Part 2: Improve the Sorts

Write three new sorting routines that are variants of existing sorts:

  • Binary Insertion Sort - Implement a variant of insertion sort that uses a binary search to find the location for each new element. For most inputs, this should be faster than your original insertion sort implementation because it performs fewer comparisons. This sort should be stable.

  • Swapping Merge Sort - Implement a variant of merge sort that only uses n extra space by swapping back and forth between the original array and a work array while merging. You will probably need to create a recursive helper function for this implementation. For most inputs, this should be faster than your original merge sort implementation because it allocates less space. This sort should be stable.

  • Midpoint Quick Sort - Implement a simple variant of quicksort that uses the middle element as the pivot instead of a randomly-selected element. For most inputs, this should be marginally faster than your original quick sort implementation because it avoids the overhead of the rand() function calls.

You should implement all of the sorts in this PA (including both Part 1 and Part 2) from scratch. In other words, you should not use the built-in qsort routine from the C standard library, nor should you simply copy/paste code from a website. You are welcome to use any references you'd like to help you develop your solution, though. If you do use a reference, please cite it in a comment.

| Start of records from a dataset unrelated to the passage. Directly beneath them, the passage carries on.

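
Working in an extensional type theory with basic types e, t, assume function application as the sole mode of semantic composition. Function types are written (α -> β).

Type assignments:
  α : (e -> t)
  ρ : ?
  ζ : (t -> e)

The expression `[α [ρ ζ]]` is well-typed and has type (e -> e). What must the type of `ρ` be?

((t -> e) -> ((e -> t) -> (e -> e)))

For [α [ρ ζ]] to have type (e -> e) with α of type (e -> t), [ρ ζ] must be the function: [ρ ζ] : ((e -> t) -> (e -> e)).
For [ρ ζ] to have type ((e -> t) -> (e -> e)) with ζ of type (t -> e), ρ must be the function: ρ : ((t -> e) -> ((e -> t) -> (e -> e))).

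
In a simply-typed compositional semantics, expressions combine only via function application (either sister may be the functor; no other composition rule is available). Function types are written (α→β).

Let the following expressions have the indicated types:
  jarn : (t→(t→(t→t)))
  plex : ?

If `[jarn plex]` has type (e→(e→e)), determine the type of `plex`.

For [jarn plex] to have type (e→(e→e)) with jarn of type (t→(t→(t→t))), plex must be the function: plex : ((t→(t→(t→t)))→(e→(e→e))).

((t→(t→(t→t)))→(e→(e→e)))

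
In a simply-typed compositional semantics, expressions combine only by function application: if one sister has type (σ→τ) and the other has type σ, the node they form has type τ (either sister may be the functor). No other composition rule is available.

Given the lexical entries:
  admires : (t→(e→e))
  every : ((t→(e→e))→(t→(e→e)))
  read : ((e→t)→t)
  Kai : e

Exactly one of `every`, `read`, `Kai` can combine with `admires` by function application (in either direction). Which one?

every

every — combines: every : ((t→(e→e))→(t→(e→e))) takes admires : (t→(e→e)) as argument, giving (t→(e→e)).
read : ((e→t)→t) — neither side's domain matches the other.
Kai : e — neither side's domain matches the other.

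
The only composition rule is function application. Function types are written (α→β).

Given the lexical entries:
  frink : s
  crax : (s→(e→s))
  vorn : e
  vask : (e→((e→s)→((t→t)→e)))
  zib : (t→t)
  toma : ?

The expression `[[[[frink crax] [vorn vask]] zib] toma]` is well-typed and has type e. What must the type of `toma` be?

(e→e)

At [[[[frink crax] [vorn vask]] zib] toma] (required: e): [[[frink crax] [vorn vask]] zib] is e, which is not a function with range e; hence toma is the functor — type (e→e).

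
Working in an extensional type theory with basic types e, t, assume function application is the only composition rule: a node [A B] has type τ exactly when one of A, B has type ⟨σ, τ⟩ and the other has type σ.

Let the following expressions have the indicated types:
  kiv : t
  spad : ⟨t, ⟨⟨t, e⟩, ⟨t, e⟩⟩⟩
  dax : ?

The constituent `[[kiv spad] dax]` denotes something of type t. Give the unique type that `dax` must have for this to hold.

At [[kiv spad] dax] (required: t): [kiv spad] is ⟨⟨t, e⟩, ⟨t, e⟩⟩, which is not a function with range t; hence dax is the functor — type ⟨⟨⟨t, e⟩, ⟨t, e⟩⟩, t⟩.

⟨⟨⟨t, e⟩, ⟨t, e⟩⟩, t⟩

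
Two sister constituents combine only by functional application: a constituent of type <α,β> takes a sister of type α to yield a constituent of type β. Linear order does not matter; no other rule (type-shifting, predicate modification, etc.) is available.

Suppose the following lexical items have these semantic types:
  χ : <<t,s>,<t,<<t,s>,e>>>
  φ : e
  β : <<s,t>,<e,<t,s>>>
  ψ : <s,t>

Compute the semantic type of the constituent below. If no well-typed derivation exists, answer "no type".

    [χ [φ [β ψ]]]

[β ψ]: <<s,t>,<e,<t,s>>> applied to <s,t> yields <e,<t,s>>.
[φ [β ψ]]: <e,<t,s>> applied to e yields <t,s>.
[χ [φ [β ψ]]]: <<t,s>,<t,<<t,s>,e>>> applied to <t,s> yields <t,<<t,s>,e>>.

<t,<<t,s>,e>>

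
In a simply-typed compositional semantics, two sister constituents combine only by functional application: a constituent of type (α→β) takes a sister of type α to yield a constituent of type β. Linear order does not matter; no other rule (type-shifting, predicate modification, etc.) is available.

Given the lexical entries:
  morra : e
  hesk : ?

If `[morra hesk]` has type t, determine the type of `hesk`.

(e→t)

For [morra hesk] to have type t with morra of type e, hesk must be the function: hesk : (e→t).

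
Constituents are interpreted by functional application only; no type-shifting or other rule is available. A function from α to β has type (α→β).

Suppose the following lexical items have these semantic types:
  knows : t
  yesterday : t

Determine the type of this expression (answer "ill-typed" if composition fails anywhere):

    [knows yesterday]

ill-typed

[knows yesterday]: t with t — neither is a function whose domain matches the other; composition fails here.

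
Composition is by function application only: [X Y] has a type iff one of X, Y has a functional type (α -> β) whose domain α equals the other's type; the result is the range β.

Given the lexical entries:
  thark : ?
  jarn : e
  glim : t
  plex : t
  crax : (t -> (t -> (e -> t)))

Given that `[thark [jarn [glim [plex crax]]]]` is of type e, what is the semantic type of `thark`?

(t -> e)

At [thark [jarn [glim [plex crax]]]] (required: e): [jarn [glim [plex crax]]] is t, which is not a function with range e; hence thark is the functor — type (t -> e).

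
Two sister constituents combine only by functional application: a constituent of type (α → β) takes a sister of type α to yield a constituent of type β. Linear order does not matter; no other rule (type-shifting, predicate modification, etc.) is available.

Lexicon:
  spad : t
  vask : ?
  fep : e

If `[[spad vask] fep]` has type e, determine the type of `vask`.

[[spad vask] fep] must have type e. The sister fep has type e; that is not a function onto e, so [spad vask] must be the functor, of type (e → e).
[spad vask] must have type (e → e). The sister spad has type t; that is not a function onto (e → e), so vask must be the functor, of type (t → (e → e)).

(t → (e → e))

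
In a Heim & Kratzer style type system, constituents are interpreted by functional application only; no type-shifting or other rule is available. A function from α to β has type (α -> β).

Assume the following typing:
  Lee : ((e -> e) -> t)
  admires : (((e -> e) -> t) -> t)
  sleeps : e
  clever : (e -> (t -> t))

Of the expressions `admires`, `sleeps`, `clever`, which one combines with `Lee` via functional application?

admires

admires — combines: admires : (((e -> e) -> t) -> t) takes Lee : ((e -> e) -> t) as argument, giving t.
sleeps : e — no; Lee wants (e -> e), and sleeps wants nothing (atomic).
clever : (e -> (t -> t)) — no; Lee wants (e -> e), and clever wants e.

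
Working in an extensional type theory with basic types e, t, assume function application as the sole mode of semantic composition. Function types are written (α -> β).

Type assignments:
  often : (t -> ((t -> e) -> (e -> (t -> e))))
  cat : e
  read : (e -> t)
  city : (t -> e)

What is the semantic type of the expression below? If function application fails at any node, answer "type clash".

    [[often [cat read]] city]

(e -> (t -> e))

[cat read]: read is (e -> t), cat is e; result t.
[often [cat read]]: often is (t -> ((t -> e) -> (e -> (t -> e)))), [cat read] is t; result ((t -> e) -> (e -> (t -> e))).
[[often [cat read]] city]: [often [cat read]] is ((t -> e) -> (e -> (t -> e))), city is (t -> e); result (e -> (t -> e)).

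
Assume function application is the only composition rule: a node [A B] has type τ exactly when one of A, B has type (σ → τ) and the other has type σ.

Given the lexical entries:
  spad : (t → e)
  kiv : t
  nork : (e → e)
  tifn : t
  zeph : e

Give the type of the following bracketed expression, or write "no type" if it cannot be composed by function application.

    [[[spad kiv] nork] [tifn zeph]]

[spad kiv]: functor spad : (t → e), argument kiv : t; result e.
[[spad kiv] nork]: functor nork : (e → e), argument [spad kiv] : e; result e.
At [tifn zeph]: neither t nor e can take the other as argument; the node is ill-typed.

no type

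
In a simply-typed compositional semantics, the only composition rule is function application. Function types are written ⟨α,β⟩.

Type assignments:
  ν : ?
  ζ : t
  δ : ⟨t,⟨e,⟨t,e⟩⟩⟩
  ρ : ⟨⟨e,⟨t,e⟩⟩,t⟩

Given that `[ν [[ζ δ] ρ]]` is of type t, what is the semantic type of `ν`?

[ν [[ζ δ] ρ]] is required to be t. [[ζ δ] ρ] : t cannot yield t as functor, so ν : ⟨t,t⟩.

⟨t,t⟩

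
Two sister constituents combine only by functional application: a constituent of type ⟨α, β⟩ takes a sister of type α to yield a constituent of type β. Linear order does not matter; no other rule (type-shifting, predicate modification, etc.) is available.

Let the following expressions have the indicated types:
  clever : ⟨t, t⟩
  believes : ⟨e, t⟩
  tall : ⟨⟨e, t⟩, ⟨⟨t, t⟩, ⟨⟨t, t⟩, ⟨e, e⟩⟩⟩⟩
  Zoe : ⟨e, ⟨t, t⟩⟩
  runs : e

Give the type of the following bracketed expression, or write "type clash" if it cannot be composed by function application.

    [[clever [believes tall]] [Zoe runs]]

⟨e, e⟩

[believes tall] — tall of type ⟨⟨e, t⟩, ⟨⟨t, t⟩, ⟨⟨t, t⟩, ⟨e, e⟩⟩⟩⟩ combines with believes of type ⟨e, t⟩: type ⟨⟨t, t⟩, ⟨⟨t, t⟩, ⟨e, e⟩⟩⟩.
[clever [believes tall]] — [believes tall] of type ⟨⟨t, t⟩, ⟨⟨t, t⟩, ⟨e, e⟩⟩⟩ combines with clever of type ⟨t, t⟩: type ⟨⟨t, t⟩, ⟨e, e⟩⟩.
[Zoe runs] — Zoe of type ⟨e, ⟨t, t⟩⟩ combines with runs of type e: type ⟨t, t⟩.
[[clever [believes tall]] [Zoe runs]] — [clever [believes tall]] of type ⟨⟨t, t⟩, ⟨e, e⟩⟩ combines with [Zoe runs] of type ⟨t, t⟩: type ⟨e, e⟩.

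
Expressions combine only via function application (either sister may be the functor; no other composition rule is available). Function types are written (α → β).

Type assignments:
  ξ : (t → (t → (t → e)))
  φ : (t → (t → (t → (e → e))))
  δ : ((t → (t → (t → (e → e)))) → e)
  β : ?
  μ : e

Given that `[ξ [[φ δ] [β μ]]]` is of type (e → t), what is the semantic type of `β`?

(e → (e → ((t → (t → (t → e))) → (e → t))))

At [ξ [[φ δ] [β μ]]] (required: (e → t)): ξ is (t → (t → (t → e))), which is not a function with range (e → t); hence [[φ δ] [β μ]] is the functor — type ((t → (t → (t → e))) → (e → t)).
At [[φ δ] [β μ]] (required: ((t → (t → (t → e))) → (e → t))): [φ δ] is e, which is not a function with range ((t → (t → (t → e))) → (e → t)); hence [β μ] is the functor — type (e → ((t → (t → (t → e))) → (e → t))).
At [β μ] (required: (e → ((t → (t → (t → e))) → (e → t)))): μ is e, which is not a function with range (e → ((t → (t → (t → e))) → (e → t))); hence β is the functor — type (e → (e → ((t → (t → (t → e))) → (e → t)))).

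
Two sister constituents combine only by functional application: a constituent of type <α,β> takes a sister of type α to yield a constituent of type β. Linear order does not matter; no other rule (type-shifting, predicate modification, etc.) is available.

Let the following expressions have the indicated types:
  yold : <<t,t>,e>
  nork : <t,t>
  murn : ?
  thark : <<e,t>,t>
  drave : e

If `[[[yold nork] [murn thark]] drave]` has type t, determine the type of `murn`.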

In addition, none of your sorting routines should leak any memory. To verify this, it is sufficient to run valgrind on the main program.

You may add your own sorting routines to this PA framework just like you could for the sorting lab (see the last section for instructions), but you should make sure that none of the required sorts depend on your new sorting routines. We will not ask you to submit your main.c.

Final Submission

DUE DATE: Friday, November 13, 2015 at 23:59 EDT (11:59pm)

Submit ONLY your completed sort.c file on Canvas using the appropriate assignment submission. Make sure the file contains a comment field at the top with your name and a statement of compliance with the JMU honor code.

Please check your code carefully and make sure that it complies with the project specification. In addition, make sure that your code adheres to general good coding style guidelines. Fix any spelling mistakes, incorrect code formatting, and inconsistent whitespace before submitting. Make sure you include any appropriate documentation.